The statement is ironic, of course, even more so in light of Title 42 ending on May 11 which some fear, at least in the short run, might increase the chaos at our Southern border. But on a more basic level, it brings up the issue of newcomer/old-timer tension. Here are a few examples on the upside of that tension: 

Patrick Hardy

I interviewed Patrick Hardy soon after he became principal of Proviso East High School about seven years ago. He was very aware of being a “newcomer,” to the school and therefore he was going to spend his first year getting to know the school and the community in which it is embedded.

Since I am a former pastor, his approach resonated with me, because I was all too aware of stories of new pastors rolling into congregations, treating “diseases” that did not exist and fixing problems that weren’t there. 

That’s what often happens with ideological true believers. They try to fit the whole world into their ideological boxes. It’s like trying to fit the feet of Cinderella’s stepsisters into Cinderella’s slippers.

The University of Chicago’s graduate school of economics is known for creating elegant economic theory. Some of the grad students, however, were seen wearing sweatshirts with the saying, “What if it works in practice but not in theory?”


As many of you know, I belong to a Thai church and have been to Thailand 13 times. The Thai word for Westerner or foreigner is farang. Whenever I’m in the “Land of Smiles,” I’m very aware that I’m a farang.

It’s not just my limited ability to speak the language. Much more, I am reminded daily that I don’t “get” Thai culture. Sometimes I love the culture and sometimes it irritates me to no end, but at all times I’m the learner, so I watch what the natives are doing and try to fit in. Thais, for example, take their shoes off before entering a home, so I imitate that behavior. It doesn’t matter if I understand why they do it that way. I’m the newcomer so I feel obligated to fit in.

Men’s group

I belong to a men’s group that began 30 years ago and has developed its own culture, which includes being introspective. A few years ago we accepted a new member who grew up in a communal culture in a developing country. 
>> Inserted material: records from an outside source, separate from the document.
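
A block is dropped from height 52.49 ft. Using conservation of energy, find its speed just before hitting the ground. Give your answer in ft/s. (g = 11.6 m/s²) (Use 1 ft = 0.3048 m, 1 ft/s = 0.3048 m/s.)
Convert to SI: h = 15.999 m
mgh = ½mv² ⇒ v = √(2gh) = √(2·11.6·15.999) = 19.2659 m/s = 63.21 ft/s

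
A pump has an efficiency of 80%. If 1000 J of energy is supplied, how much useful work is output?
W_out = η·W_in = 0.8·1000 = 800.0 J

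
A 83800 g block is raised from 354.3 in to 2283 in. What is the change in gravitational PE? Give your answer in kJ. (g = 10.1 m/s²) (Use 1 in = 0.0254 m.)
Convert to SI: m = 83.8 kg, Δh = 48.989 m
ΔPE = mgΔh = (83.8)(10.1)(48.989) = 41463.3 J = 41.46 kJ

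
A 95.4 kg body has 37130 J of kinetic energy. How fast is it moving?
v = √(2·KE/m) = √(2·37130/95.4) = 27.9 m/s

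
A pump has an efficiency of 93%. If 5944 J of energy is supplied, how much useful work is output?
W_out = η·W_in = 0.93·5944 = 5527.92 J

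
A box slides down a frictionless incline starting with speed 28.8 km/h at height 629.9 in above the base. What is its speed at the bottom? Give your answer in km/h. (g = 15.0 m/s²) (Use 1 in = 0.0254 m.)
Convert to SI: v₀ = 8.0 m/s, h = 15.9995 m
½mv₀² + mgh = ½mv² ⇒ v = √(v₀² + 2gh) = √(8.0² + 2·15.0·15.9995) = 23.3235 m/s = 83.96 km/h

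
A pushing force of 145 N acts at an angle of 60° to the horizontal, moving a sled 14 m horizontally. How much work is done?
W = F·d·cosθ = (145)(14)cos(60°) = 1015 J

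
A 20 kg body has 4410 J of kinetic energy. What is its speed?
v = √(2·KE/m) = √(2·4410/20) = 21.0 m/s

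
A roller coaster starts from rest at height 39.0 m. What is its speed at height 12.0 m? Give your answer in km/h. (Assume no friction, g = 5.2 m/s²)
mgh₁ = mgh₂ + ½mv² ⇒ v = √(2g(h₁−h₂)) = √(2·5.2·27.0) = 16.7571 m/s = 60.33 km/h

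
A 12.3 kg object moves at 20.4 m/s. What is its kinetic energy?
KE = ½mv² = ½(12.3)(20.4)² = 2559 J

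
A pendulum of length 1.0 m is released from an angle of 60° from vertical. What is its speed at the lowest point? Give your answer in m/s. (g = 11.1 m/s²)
h = L(1 − cosθ) = 1.0(1 − cos60°) = 0.5 m
v = √(2gh) = √(2·11.1·0.5) = 3.332 m/s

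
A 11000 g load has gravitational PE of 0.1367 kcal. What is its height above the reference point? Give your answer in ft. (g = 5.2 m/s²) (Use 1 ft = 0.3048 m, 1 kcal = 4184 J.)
Convert to SI: m = 11.0 kg, PE = 571.953 J
h = PE/(mg) = 571.953/(11.0·5.2) = 9.99917 m = 32.81 ft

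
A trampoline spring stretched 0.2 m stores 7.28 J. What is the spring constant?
k = 2·PE/x² = 2·7.28/(0.2)² = 364.0 N/m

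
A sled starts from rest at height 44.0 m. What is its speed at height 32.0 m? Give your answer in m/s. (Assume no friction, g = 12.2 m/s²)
mgh₁ = mgh₂ + ½mv² ⇒ v = √(2g(h₁−h₂)) = √(2·12.2·12.0) = 17.11 m/s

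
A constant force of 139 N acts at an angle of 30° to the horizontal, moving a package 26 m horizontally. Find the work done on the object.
W = F·d·cosθ = (139)(26)cos(30°) = 3130 J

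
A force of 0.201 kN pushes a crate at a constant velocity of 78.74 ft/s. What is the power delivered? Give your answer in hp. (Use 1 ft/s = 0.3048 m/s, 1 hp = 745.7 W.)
Convert to SI: F = 201.0 N, v = 24.0 m/s
P = Fv = (201.0)(24.0) = 4823.99 W = 6.469 hp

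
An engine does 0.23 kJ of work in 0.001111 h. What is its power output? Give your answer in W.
Convert to SI: W = 230.0 J, t = 3.9996 s
P = W/t = 230.0/3.9996 = 57.51 W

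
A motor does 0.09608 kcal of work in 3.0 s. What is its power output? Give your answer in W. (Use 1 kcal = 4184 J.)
Convert to SI: W = 401.999 J, t = 3.0 s
P = W/t = 401.999/3.0 = 134.0 W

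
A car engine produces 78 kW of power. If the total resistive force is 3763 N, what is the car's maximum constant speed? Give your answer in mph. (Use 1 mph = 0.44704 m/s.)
P = Fv ⇒ v = P/F = 78000 W/3763.0 N = 20.7281 m/s = 46.37 mph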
At first, we thought it was cool to have a non-farang, if you will, as part of the group, but as we went along, he not only refused to get introspective but also was anti-psychology. “I tried it once,” he explained, “and it didn’t work.”
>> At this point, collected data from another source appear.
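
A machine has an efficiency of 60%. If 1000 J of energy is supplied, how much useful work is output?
W_out = η·W_in = 0.6·1000 = 600.0 J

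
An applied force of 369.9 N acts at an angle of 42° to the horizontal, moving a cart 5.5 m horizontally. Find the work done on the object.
W = F·d·cosθ = (369.9)(5.5)cos(42°) = 1512 J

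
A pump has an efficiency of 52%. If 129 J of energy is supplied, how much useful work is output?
W_out = η·W_in = 0.52·129 = 67.08 J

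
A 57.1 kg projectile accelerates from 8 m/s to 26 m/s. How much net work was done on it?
W = ΔKE = ½m(v₂² − v₁²) = ½(57.1)(26² − 8²) = 17472.6 J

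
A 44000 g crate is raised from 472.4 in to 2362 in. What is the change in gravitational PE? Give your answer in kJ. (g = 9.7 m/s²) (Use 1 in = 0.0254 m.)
Convert to SI: m = 44.0 kg, Δh = 47.9958 m
ΔPE = mgΔh = (44.0)(9.7)(47.9958) = 20484.6 J = 20.48 kJ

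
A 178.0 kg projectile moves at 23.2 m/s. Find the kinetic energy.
KE = ½mv² = ½(178.0)(23.2)² = 47900 J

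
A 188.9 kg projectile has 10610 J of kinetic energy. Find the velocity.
v = √(2·KE/m) = √(2·10610/188.9) = 10.6 m/s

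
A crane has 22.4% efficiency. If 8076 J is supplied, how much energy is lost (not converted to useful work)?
W_lost = W_in(1 − η) = 8076·(1 − 0.224) = 6267 J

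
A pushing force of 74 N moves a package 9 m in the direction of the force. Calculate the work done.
W = F·d = (74)(9) = 666.0 J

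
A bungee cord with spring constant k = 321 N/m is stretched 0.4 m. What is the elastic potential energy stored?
PE = ½kx² = ½(321)(0.4)² = 25.68 J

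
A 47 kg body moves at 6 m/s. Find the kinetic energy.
KE = ½mv² = ½(47)(6)² = 846.0 J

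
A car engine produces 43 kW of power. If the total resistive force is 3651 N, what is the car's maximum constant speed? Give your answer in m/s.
P = Fv ⇒ v = P/F = 43000 W/3651.0 N = 11.78 m/s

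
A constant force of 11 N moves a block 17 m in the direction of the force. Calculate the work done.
W = F·d = (11)(17) = 187.0 J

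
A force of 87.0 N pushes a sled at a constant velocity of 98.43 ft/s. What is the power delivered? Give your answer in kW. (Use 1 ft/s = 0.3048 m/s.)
Convert to SI: F = 87.0 N, v = 30.0015 m/s
P = Fv = (87.0)(30.0015) = 2610.13 W = 2.61 kW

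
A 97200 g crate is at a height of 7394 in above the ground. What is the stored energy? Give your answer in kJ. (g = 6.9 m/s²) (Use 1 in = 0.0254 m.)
Convert to SI: m = 97.2 kg, h = 187.808 m
PE = mgh = (97.2)(6.9)(187.808) = 125959 J = 126.0 kJ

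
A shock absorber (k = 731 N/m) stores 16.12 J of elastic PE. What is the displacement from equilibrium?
x = √(2·PE/k) = √(2·16.12/731) = 0.21 m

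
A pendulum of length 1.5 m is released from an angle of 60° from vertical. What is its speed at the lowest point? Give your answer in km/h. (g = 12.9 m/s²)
h = L(1 − cosθ) = 1.5(1 − cos60°) = 0.75 m
v = √(2gh) = √(2·12.9·0.75) = 4.39886 m/s = 15.84 km/h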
This guy was the newcomer, the immigrant and it was up to him to adapt to our established culture. He wouldn’t or couldn’t adapt and the group fractured.

Who’s responsible for changing?

Here’s another joke. When two people get married, the two become one. The question is, “Which one?”
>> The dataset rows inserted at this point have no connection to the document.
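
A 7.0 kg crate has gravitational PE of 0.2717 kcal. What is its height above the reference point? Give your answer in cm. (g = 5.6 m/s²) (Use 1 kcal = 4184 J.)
Convert to SI: m = 7.0 kg, PE = 1136.79 J
h = PE/(mg) = 1136.79/(7.0·5.6) = 28.9998 m = 2900 cm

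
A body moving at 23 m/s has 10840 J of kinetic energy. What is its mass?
m = 2·KE/v² = 2·10840/(23)² = 40.98 kg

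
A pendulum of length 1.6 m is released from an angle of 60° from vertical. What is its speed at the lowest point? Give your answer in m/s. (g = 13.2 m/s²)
h = L(1 − cosθ) = 1.6(1 − cos60°) = 0.8 m
v = √(2gh) = √(2·13.2·0.8) = 4.596 m/s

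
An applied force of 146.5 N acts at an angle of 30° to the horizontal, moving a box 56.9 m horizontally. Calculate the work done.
W = F·d·cosθ = (146.5)(56.9)cos(30°) = 7219 J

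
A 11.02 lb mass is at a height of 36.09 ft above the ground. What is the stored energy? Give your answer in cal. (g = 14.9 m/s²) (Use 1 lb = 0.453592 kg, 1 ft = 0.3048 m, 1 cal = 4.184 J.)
Convert to SI: m = 4.99858 kg, h = 11.0002 m
PE = mgh = (4.99858)(14.9)(11.0002) = 819.285 J = 195.8 cal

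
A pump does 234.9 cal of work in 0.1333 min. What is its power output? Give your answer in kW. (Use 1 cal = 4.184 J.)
Convert to SI: W = 982.822 J, t = 7.998 s
P = W/t = 982.822/7.998 = 122.883 W = 0.1229 kW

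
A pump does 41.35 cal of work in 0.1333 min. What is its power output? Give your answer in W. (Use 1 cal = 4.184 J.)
Convert to SI: W = 173.008 J, t = 7.998 s
P = W/t = 173.008/7.998 = 21.63 W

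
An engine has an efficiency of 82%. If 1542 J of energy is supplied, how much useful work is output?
W_out = η·W_in = 0.82·1542 = 1264.44 J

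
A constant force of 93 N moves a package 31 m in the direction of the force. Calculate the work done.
W = F·d = (93)(31) = 2883 J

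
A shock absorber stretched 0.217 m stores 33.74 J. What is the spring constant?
k = 2·PE/x² = 2·33.74/(0.217)² = 1433 N/m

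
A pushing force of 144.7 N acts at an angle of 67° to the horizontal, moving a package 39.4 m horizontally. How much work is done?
W = F·d·cosθ = (144.7)(39.4)cos(67°) = 2228 J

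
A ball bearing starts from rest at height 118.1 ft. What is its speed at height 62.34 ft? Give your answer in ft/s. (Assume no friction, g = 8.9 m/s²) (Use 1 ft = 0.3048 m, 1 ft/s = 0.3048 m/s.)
Convert to SI: h₁−h₂ = 16.9956 m
mgh₁ = mgh₂ + ½mv² ⇒ v = √(2g(h₁−h₂)) = √(2·8.9·16.9956) = 17.3932 m/s = 57.06 ft/s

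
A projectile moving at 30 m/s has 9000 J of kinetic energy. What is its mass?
m = 2·KE/v² = 2·9000/(30)² = 20.0 kg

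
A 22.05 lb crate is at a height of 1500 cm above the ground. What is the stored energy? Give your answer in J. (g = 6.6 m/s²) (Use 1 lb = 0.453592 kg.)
Convert to SI: m = 10.0017 kg, h = 15.0 m
PE = mgh = (10.0017)(6.6)(15.0) = 990.2 J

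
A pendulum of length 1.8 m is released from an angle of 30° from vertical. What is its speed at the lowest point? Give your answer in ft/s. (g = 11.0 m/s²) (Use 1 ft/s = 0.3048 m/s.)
h = L(1 − cosθ) = 1.8(1 − cos30°) = 0.241154 m
v = √(2gh) = √(2·11.0·0.241154) = 2.30334 m/s = 7.557 ft/s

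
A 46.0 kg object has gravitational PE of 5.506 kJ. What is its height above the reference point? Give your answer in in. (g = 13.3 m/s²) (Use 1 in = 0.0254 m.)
Convert to SI: m = 46.0 kg, PE = 5506.0 J
h = PE/(mg) = 5506.0/(46.0·13.3) = 8.99967 m = 354.3 in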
That’s the problem, or a big part of the problem, isn’t it? We’re attracted to people who are different, but when we establish marital or communal relationships with them, we want to change them.

And that’s if we establish a relationship. For too many, people who look different or think differently than we do immediately feel threatening and illicit fear and/or anger.

Beneficial change

Immigrants often do work that American citizens won’t do — like farm work.

Immigrants have often blessed America with new ideas and perspectives: e.g. Albert Einstein, Google co-founder Sergey Brin, Levi Straus, NBA player Dikembe Mutombo, Joseph Pulitzer, Liz Claiborne, Madeleine Albright, fashion designer Oscar de la Renta, co-founder of YouTube Steve Chen, etc., etc.

Three Greek restaurateurs

Anastosios Doulas, Kyriacos Philippou, and Elias Politis all speak Greek as their first language and own restaurants in Forest Park, but if you look at their menus, you will see only hints of their ethnic origins. 

In their private lives, they worship at Greek Orthodox churches and eat lamb on Easter, but in their business lives most of their customers are not Greek so the three entrepreneurs have adapted to the culture to which they immigrated.

They have integrated but not assimilated.

Speaking your ‘heart language’

Some of the Thai immigrants in my congregation will drive an hour to come to church on Sunday. To my knowledge the church at Brown and Dixon is the only show in the whole metro Chicago area which is both Thai and Christian.

I attend the Thai church almost every Sunday, but about once a month go to a Lutheran Church in Riverside which does the liturgy in my “heart language.” I’m trying to do what Anastosios, Kyriacos and Elias have already accomplished — roots in homogeneity and flowering in diversity.

Immigrants — do they adapt to us or do we learn from them or both?